27 Ağustos 2015 Perşembe

Maddi Olmayan Mallar Üzerindeki Mutlak Haklar

Maddi Olmayan Mallar Üzerindeki Mutlak Haklar
Maddi olmayan mallar insan zeka, düşünce ve iradesinin ürünü olan eserlerdir. 5846 sayılı Fikir ve Sanat Eserleri Kanunu’na göre eser, sahibinin hususiyetlerini taşıyan ve ilim ve edebiyat, musiki, güzel sanatlar veya sinema eserleri olarak sayılan her nevi fikir ve sanat mahsullerini ifade etmektedir (m.1/B, a bendi). Bir yazarın romanı, hikâyesi ya da tiyatro eseri, bir bilim adamının yazdığı bilimsel kitap, bir şairin şiir kitabı, bir heykeltraşm heykeli, bir bestecinin bestesi, bir ressamın yaptığı resim ya da bir sinema filmi bu eserlere örnek verilebilir. Kanuna göre, fikir ve saat eserleri üzerinde, onların yaratıcısı olan eser sahiplerinin mali ve manevi olmak üzere iki tür menfaati korunur. Mali haklar, o eseri çoğaltmak, yaymak ve satmak gibi yetkileri bünyesinde barındırırken, manevi haklar, eserin kamuya sunulması, esere yapımcısının adının yazılması, eserde değişiklikler yapılabilmesi gibi yetkileri içerir. Eser sahibinin ortaya çıkardığı eser üzerindeki mali (parasal) ve manevi nitelikteki hakları mutlak nitelik taşıdıklar için herkese karşı ileri sürülebilirler. Fikri ve edebi eserler üzerindeki haklar 5846 sayılı Fikir ve Sanat Eserleri Kanunu ile düzenlenmiş ve korunmuştur. 7.6.1995 tarih ve 4410 sayılı Kanun’la kapsamı genişletilmiş olan Kanun, 21.2.2001 tarih ve 4630 sayılı ve 3.3.2004 tarih ve 5101 sayılı Kanunlarla önemli değişikliklere uğramış ve eser sahiplerinin yanı sıra bu eserleri icra eden veya yorumlayan icracı sanatçıların, seslerin ilk tespitini yapan fonogram yapımcıları ile filmlerin ilk tespitini gerçekleştiren film yapımcılarının ve ayrıca radyo ve televizyon kuruluşlarının ürünleri üzerindeki mali ve manevi hakları da belirlenerek korunmuştur.

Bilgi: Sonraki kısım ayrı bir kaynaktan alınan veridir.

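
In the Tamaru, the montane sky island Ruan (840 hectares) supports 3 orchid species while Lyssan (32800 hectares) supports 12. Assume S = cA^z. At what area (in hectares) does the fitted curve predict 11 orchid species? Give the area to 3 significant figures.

z = ln(12/3) / ln(32800/840) = 1.3863 / 3.6648 = 0.3783
c = 3 / 840^0.3783 = 3 / 12.77 = 0.2349
A = (11/0.2349)^(1/0.3783) ⇒ ln A = ln(46.82)/0.3783 = 10.1682
A = e^10.1682 ≈ 26060 hectares

26100 hectares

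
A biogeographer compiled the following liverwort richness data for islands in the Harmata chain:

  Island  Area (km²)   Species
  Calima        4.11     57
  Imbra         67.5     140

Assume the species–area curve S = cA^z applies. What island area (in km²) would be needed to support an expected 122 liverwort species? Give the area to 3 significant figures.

44.0 km²

z = ln(140/57) / ln(67.5/4.11) = 0.8986 / 2.7987 = 0.3211
c = 57 / 4.11^0.3211 = 57 / 1.574 = 36.21
A = (122/36.21)^(1/0.3211) ⇒ ln A = ln(3.37)/0.3211 = 3.7835
A = e^3.7835 ≈ 43.97 km²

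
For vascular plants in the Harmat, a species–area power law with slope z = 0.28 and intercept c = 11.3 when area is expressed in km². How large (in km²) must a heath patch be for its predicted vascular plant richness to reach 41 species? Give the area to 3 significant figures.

41 = 11.3 × A^0.28  ⇒  A^0.28 = 41/11.3 = 3.628
ln A = ln(3.628) / 0.28 = 1.2888 / 0.28 = 4.6027
A = e^4.6027 ≈ 99.76 km²

99.8 km²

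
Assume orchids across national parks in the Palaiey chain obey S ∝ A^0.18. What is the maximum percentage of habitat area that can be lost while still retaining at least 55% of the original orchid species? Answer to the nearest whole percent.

96%

Need (A_new/A_old)^0.18 = 0.55, so A_new/A_old = 0.55^(1/0.18) = 0.55^5.556
ln(A_new/A_old) = ln 0.55 / 0.18 = -0.5978 / 0.18 = -3.3213
A_new/A_old = e^-3.3213 ≈ 0.03611
Fraction that can be lost = 1 − 0.03611 = 0.9639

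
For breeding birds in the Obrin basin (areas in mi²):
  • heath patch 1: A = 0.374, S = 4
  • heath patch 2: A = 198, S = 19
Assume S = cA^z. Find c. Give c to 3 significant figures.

5.11

z = ln(S₂/S₁) / ln(A₂/A₁) = ln(19/4) / ln(198/0.374) = 1.5581 / 6.2718 = 0.2484
c = S₁ / A₁^z = 4 / 0.374^0.2484 = 4 / 0.7832 = 5.107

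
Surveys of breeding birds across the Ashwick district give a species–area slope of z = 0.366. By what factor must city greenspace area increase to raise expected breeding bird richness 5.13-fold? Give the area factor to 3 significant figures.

(A₂/A₁)^0.366 = 5.13, so A₂/A₁ = 5.13^(1/0.366) = 5.13^2.732
ln(A₂/A₁) = ln 5.13 / 0.366 = 1.6351 / 0.366 = 4.4675
A₂/A₁ = e^4.4675 ≈ 87.14

87.1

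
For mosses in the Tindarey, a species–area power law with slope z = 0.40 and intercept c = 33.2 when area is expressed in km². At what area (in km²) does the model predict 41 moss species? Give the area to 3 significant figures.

1.69 km²

41 = 33.2 × A^0.4  ⇒  A^0.4 = 41/33.2 = 1.235
ln A = ln(1.235) / 0.4 = 0.2110 / 0.4 = 0.5276
A = e^0.5276 ≈ 1.695 km²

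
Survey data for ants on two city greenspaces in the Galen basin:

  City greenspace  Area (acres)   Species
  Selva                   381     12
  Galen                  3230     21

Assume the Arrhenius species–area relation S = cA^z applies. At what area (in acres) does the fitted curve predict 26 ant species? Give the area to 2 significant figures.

z = ln(21/12) / ln(3230/381) = 0.5596 / 2.1374 = 0.2618
c = 12 / 381^0.2618 = 12 / 4.739 = 2.532
A = (26/2.532)^(1/0.2618) ⇒ ln A = ln(10.27)/0.2618 = 8.8960
A = e^8.8960 ≈ 7303 acres

7300 acres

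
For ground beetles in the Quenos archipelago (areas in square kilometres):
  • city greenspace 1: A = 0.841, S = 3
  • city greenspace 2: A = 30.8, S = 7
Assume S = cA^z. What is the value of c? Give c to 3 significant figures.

z = ln(S₂/S₁) / ln(A₂/A₁) = ln(7/3) / ln(30.8/0.841) = 0.8473 / 3.6007 = 0.2353
c = S₁ / A₁^z = 3 / 0.841^0.2353 = 3 / 0.9601 = 3.125

3.12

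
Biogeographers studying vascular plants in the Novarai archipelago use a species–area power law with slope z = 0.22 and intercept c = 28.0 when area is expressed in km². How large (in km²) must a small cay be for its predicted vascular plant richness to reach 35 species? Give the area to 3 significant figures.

35 = 28 × A^0.22  ⇒  A^0.22 = 35/28 = 1.25
ln A = ln(1.25) / 0.22 = 0.2231 / 0.22 = 1.0143
A = e^1.0143 ≈ 2.757 km²

2.76 km²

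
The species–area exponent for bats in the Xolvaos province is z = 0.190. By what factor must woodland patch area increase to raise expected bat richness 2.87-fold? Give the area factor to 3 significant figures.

(A₂/A₁)^0.19 = 2.87, so A₂/A₁ = 2.87^(1/0.19) = 2.87^5.263
ln(A₂/A₁) = ln 2.87 / 0.19 = 1.0543 / 0.19 = 5.5490
A₂/A₁ = e^5.5490 ≈ 257

257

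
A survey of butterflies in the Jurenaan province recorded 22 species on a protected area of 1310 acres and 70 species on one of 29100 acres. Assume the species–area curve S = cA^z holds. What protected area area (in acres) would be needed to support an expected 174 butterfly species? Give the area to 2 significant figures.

z = ln(70/22) / ln(29100/1310) = 1.1575 / 3.1007 = 0.3733
c = 22 / 1310^0.3733 = 22 / 14.58 = 1.509
A = (174/1.509)^(1/0.3733) ⇒ ln A = ln(115.3)/0.3733 = 12.7178
A = e^12.7178 ≈ 333634 acres

330000 acres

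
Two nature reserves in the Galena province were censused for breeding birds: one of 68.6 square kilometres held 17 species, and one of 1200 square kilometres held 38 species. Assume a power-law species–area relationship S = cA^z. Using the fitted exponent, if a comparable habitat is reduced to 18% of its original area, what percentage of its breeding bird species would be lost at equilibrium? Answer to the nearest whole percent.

38%

z = ln(38/17) / ln(1200/68.6) = 0.8044 / 2.8618 = 0.2811
S_new/S_old = (A_new/A_old)^z = 0.18^0.2811 = exp(0.2811 × -1.7148) = 0.6176
Fraction lost = 1 − 0.6176 = 0.3824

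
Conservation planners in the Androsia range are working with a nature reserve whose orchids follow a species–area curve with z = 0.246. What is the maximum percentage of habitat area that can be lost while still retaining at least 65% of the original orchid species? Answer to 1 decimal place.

Need (A_new/A_old)^0.246 = 0.65, so A_new/A_old = 0.65^(1/0.246) = 0.65^4.065
ln(A_new/A_old) = ln 0.65 / 0.246 = -0.4308 / 0.246 = -1.7512
A_new/A_old = e^-1.7512 ≈ 0.1736
Fraction that can be lost = 1 − 0.1736 = 0.8264

82.6%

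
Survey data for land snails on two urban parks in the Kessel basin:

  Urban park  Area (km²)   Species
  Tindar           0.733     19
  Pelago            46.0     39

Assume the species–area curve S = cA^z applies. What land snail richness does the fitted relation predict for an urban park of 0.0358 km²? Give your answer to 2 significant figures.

11

z = ln(39/19) / ln(46/0.733) = 0.7191 / 4.1393 = 0.1737
c = 19 / 0.733^0.1737 = 19 / 0.9475 = 20.05
S₃ = 20.05 × 0.0358^0.1737 = 20.05 × 0.5607 ≈ 11.24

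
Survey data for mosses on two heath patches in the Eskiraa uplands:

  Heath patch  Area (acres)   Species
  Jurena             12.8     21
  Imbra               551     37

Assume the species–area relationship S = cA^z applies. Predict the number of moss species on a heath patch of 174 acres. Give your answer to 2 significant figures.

z = ln(37/21) / ln(551/12.8) = 0.5664 / 3.7623 = 0.1505
c = 21 / 12.8^0.1505 = 21 / 1.468 = 14.31
S₃ = 14.31 × 174^0.1505 = 14.31 × 2.174 ≈ 31.11

31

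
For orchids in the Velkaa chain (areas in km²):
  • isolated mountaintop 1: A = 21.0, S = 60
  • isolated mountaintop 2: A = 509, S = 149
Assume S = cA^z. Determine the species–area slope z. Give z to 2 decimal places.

0.29

Taking logs: ln S = ln c + z ln A, so z = (ln S₂ − ln S₁)/(ln A₂ − ln A₁).
z = ln(149/60) / ln(509/21) = ln(2.483) / ln(24.24) = 0.9096 / 3.1879 = 0.2853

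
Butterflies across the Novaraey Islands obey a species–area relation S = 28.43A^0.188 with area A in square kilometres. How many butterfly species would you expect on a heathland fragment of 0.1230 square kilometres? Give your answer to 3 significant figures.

19.2

S = 28.43 × 0.123^0.188
ln S = ln 28.43 + 0.188 × ln 0.123 = 3.3474 + 0.188 × -2.0956 = 2.9535
S = e^2.9535 ≈ 19.17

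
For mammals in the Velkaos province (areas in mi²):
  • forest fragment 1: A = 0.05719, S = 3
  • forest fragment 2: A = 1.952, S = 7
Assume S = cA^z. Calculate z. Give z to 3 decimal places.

0.240

Taking logs: ln S = ln c + z ln A, so z = (ln S₂ − ln S₁)/(ln A₂ − ln A₁).
z = ln(7/3) / ln(1.952/0.05719) = ln(2.333) / ln(34.13) = 0.8473 / 3.5302 = 0.2400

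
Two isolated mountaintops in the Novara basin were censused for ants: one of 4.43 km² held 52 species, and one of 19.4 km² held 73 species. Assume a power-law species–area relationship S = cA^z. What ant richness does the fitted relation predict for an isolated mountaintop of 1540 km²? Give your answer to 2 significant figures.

200

z = ln(73/52) / ln(19.4/4.43) = 0.3392 / 1.4769 = 0.2297
c = 52 / 4.43^0.2297 = 52 / 1.408 = 36.94
S₃ = 36.94 × 1540^0.2297 = 36.94 × 5.397 ≈ 199.4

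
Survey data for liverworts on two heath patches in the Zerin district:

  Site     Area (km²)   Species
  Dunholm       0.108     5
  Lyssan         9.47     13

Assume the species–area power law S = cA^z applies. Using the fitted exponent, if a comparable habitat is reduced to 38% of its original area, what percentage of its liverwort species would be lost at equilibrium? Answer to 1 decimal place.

z = ln(13/5) / ln(9.47/0.108) = 0.9555 / 4.4738 = 0.2136
S_new/S_old = (A_new/A_old)^z = 0.38^0.2136 = exp(0.2136 × -0.9676) = 0.8133
Fraction lost = 1 − 0.8133 = 0.1867

18.7%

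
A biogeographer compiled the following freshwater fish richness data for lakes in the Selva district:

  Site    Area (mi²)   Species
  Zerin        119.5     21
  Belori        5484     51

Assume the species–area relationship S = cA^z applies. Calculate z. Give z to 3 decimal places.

Taking logs: ln S = ln c + z ln A, so z = (ln S₂ − ln S₁)/(ln A₂ − ln A₁).
z = ln(51/21) / ln(5484/119.5) = ln(2.429) / ln(45.89) = 0.8873 / 3.8263 = 0.2319

0.232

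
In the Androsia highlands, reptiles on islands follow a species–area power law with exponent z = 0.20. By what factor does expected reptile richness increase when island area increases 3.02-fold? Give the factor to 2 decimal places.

S₂/S₁ = (A₂/A₁)^z = 3.02^0.2
ln(S₂/S₁) = 0.2 × ln 3.02 = 0.2 × 1.1053 = 0.2211
S₂/S₁ = e^0.2211 ≈ 1.247

1.25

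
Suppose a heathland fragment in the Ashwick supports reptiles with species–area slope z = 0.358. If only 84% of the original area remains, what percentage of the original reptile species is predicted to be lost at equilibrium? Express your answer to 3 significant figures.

S_new/S_old = (A_new/A_old)^z = 0.84^0.358
= exp(0.358 × ln 0.84) = exp(0.358 × -0.1744) = exp(-0.0624) ≈ 0.9395
Fraction lost = 1 − 0.9395 = 0.06051

6.05%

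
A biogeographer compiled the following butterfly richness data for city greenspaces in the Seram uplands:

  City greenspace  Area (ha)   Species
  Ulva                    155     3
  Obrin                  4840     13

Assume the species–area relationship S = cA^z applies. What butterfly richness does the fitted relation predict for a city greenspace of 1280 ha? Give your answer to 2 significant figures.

z = ln(13/3) / ln(4840/155) = 1.4663 / 3.4412 = 0.4261
c = 3 / 155^0.4261 = 3 / 8.577 = 0.3498
S₃ = 0.3498 × 1280^0.4261 = 0.3498 × 21.09 ≈ 7.376

7.4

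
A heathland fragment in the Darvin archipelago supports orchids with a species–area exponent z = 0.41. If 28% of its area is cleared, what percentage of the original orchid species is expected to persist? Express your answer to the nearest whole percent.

87%

S_new/S_old = (A_new/A_old)^z = 0.72^0.41
= exp(0.41 × ln 0.72) = exp(0.41 × -0.3285) = exp(-0.1347) ≈ 0.874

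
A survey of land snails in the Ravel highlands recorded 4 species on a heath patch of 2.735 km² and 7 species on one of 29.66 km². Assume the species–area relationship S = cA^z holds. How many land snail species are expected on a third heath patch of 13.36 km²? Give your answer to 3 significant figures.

z = ln(7/4) / ln(29.66/2.735) = 0.5596 / 2.3837 = 0.2348
c = 4 / 2.735^0.2348 = 4 / 1.266 = 3.158
S₃ = 3.158 × 13.36^0.2348 = 3.158 × 1.838 ≈ 5.805

5.80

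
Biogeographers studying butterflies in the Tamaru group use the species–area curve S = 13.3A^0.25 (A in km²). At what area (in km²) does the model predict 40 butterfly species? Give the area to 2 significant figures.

40 = 13.3 × A^0.25  ⇒  A^0.25 = 40/13.3 = 3.008
ln A = ln(3.008) / 0.25 = 1.1011 / 0.25 = 4.4045
A = e^4.4045 ≈ 81.82 km²

82 km²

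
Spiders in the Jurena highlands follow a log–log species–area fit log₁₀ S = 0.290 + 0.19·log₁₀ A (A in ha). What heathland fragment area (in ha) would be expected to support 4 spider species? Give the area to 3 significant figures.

4 = 1.95 × A^0.19  ⇒  A^0.19 = 4/1.95 = 2.051
ln A = ln(2.051) / 0.19 = 0.7185 / 0.19 = 3.7818
A = e^3.7818 ≈ 43.9 ha

43.9 ha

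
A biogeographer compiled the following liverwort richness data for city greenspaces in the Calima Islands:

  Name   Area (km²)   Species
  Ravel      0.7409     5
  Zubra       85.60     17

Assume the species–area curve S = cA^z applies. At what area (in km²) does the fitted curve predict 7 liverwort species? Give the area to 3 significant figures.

2.73 km²

z = ln(17/5) / ln(85.6/0.7409) = 1.2238 / 4.7496 = 0.2577
c = 5 / 0.7409^0.2577 = 5 / 0.9256 = 5.402
A = (7/5.402)^(1/0.2577) ⇒ ln A = ln(1.296)/0.2577 = 1.0060
A = e^1.0060 ≈ 2.735 km²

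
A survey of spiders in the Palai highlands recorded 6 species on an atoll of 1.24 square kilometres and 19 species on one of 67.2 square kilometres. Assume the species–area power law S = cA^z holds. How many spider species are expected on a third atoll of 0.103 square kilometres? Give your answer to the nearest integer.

z = ln(19/6) / ln(67.2/1.24) = 1.1527 / 3.9926 = 0.2887
c = 6 / 1.24^0.2887 = 6 / 1.064 = 5.639
S₃ = 5.639 × 0.103^0.2887 = 5.639 × 0.5188 ≈ 2.925

3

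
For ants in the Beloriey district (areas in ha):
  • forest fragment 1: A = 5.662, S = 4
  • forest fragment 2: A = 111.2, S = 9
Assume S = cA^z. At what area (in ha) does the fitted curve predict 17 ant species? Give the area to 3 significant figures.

1150 ha

z = ln(9/4) / ln(111.2/5.662) = 0.8109 / 2.9776 = 0.2723
c = 4 / 5.662^0.2723 = 4 / 1.604 = 2.495
A = (17/2.495)^(1/0.2723) ⇒ ln A = ln(6.815)/0.2723 = 7.0465
A = e^7.0465 ≈ 1149 ha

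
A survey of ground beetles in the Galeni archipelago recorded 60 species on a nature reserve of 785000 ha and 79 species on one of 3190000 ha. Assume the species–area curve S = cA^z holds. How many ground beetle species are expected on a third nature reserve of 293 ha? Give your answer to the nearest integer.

13

z = ln(79/60) / ln(3190000/785000) = 0.2751 / 1.4021 = 0.1962
c = 60 / 785000^0.1962 = 60 / 14.34 = 4.183
S₃ = 4.183 × 293^0.1962 = 4.183 × 3.048 ≈ 12.75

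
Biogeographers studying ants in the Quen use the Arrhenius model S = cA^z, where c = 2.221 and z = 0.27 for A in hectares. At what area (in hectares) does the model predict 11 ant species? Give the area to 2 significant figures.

11 = 2.221 × A^0.27  ⇒  A^0.27 = 11/2.221 = 4.953
ln A = ln(4.953) / 0.27 = 1.5999 / 0.27 = 5.9257
A = e^5.9257 ≈ 374.5 hectares

370 hectares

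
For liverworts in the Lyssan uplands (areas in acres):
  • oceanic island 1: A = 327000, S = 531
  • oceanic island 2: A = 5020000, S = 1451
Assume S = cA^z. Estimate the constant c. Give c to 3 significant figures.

z = ln(S₂/S₁) / ln(A₂/A₁) = ln(1451/531) / ln(5020000/327000) = 1.0052 / 2.7312 = 0.3681
c = S₁ / A₁^z = 531 / 327000^0.3681 = 531 / 107.1 = 4.959

4.96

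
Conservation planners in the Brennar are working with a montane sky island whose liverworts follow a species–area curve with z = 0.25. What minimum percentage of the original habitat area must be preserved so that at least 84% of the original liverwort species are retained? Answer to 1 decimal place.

Need (A_new/A_old)^0.25 = 0.84, so A_new/A_old = 0.84^(1/0.25) = 0.84^4
ln(A_new/A_old) = ln 0.84 / 0.25 = -0.1744 / 0.25 = -0.6974
A_new/A_old = e^-0.6974 ≈ 0.4979

49.8%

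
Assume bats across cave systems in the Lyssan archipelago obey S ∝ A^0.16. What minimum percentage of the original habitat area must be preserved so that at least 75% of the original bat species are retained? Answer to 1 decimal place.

16.6%

Need (A_new/A_old)^0.16 = 0.75, so A_new/A_old = 0.75^(1/0.16) = 0.75^6.25
ln(A_new/A_old) = ln 0.75 / 0.16 = -0.2877 / 0.16 = -1.7980
A_new/A_old = e^-1.7980 ≈ 0.1656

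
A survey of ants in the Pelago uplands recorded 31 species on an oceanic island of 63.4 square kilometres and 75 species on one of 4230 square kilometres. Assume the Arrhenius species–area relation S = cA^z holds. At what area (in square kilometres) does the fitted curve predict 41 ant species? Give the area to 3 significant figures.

z = ln(75/31) / ln(4230/63.4) = 0.8835 / 4.2005 = 0.2103
c = 31 / 63.4^0.2103 = 31 / 2.394 = 12.95
A = (41/12.95)^(1/0.2103) ⇒ ln A = ln(3.166)/0.2103 = 5.4787
A = e^5.4787 ≈ 239.5 square kilometres

240 square kilometres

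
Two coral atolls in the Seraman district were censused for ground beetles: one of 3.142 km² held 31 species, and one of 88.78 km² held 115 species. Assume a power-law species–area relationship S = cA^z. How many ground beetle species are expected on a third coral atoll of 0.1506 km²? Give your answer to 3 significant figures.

z = ln(115/31) / ln(88.78/3.142) = 1.3109 / 3.3413 = 0.3923
c = 31 / 3.142^0.3923 = 31 / 1.567 = 19.78
S₃ = 19.78 × 0.1506^0.3923 = 19.78 × 0.4758 ≈ 9.413

9.41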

Eseri meydana getiren kişinin ortaya çıkardığı fikri eserler in yanı sıra sınai eserler de bulunmaktadır. Sınai (endüstriyel) eserler üzerindeki haklar halen 1995 yılında çıkarılmış olan 551 sayılı “Patent Haklarının Korunması Hakkında Kanun Hükmünde Kararname” ile korunmaktadır. Yeni, tekniğin bilinen durumunu aşan ve sanayiye uygulanabilir olan buluşlar, patent veya faydalı model belgesi verilerek korunmaktadır. Patent, buluşu meydana getirmiş kişiye belirli bir süre için ondan kendisinin veya haleflerinin yararlanması hakkını sağlar. Buluş yapan kişinin sahip olduğu bu hakka “buluş hakkı” denilmektedir.
Maddi varlığı olmayan mallar arasında markalar da bulunmaktadır. 1995 yılında çıkarılmış olan 556 sayılı “Markaların Korunması Hakkında Kanun Hükmünde Kararname” ile düzenlenmiş olan marka, bir teşebbüsün mal veya hizmetlerini bir başka teşebbüsün mal veya hizmetlerinden ayırt etmeyi sağlaması koşuluyla kişi adları dahil, özellikle sözcükler, şekiller, harfler, sayılar, malların biçimi veya ambalajları gibi çizimle görüntülenebilen veya benzer biçimde ifade edilebilen, baskı yoluyla yaymlanabilen ve çoğaltılabilen her türlü işaretleri içermektedir. Markalar da patentler gibi Türk Patent Enstitüsünce tutulan ilgili sicile tescil edilir.
Bu sınai eserler dışında, endüstriyel tasarımlar 1995 yılında çıkarılmış olan 554 sayılı Kanun Hükmünde Kararname, coğrafi işaretler de yine aynı yıl çıkarılan 555 sayılı Kanun Hükmünde Kararname gereğince Türk Patent Enstitüsünce tutulan ilgili sicillere tescil edilirler.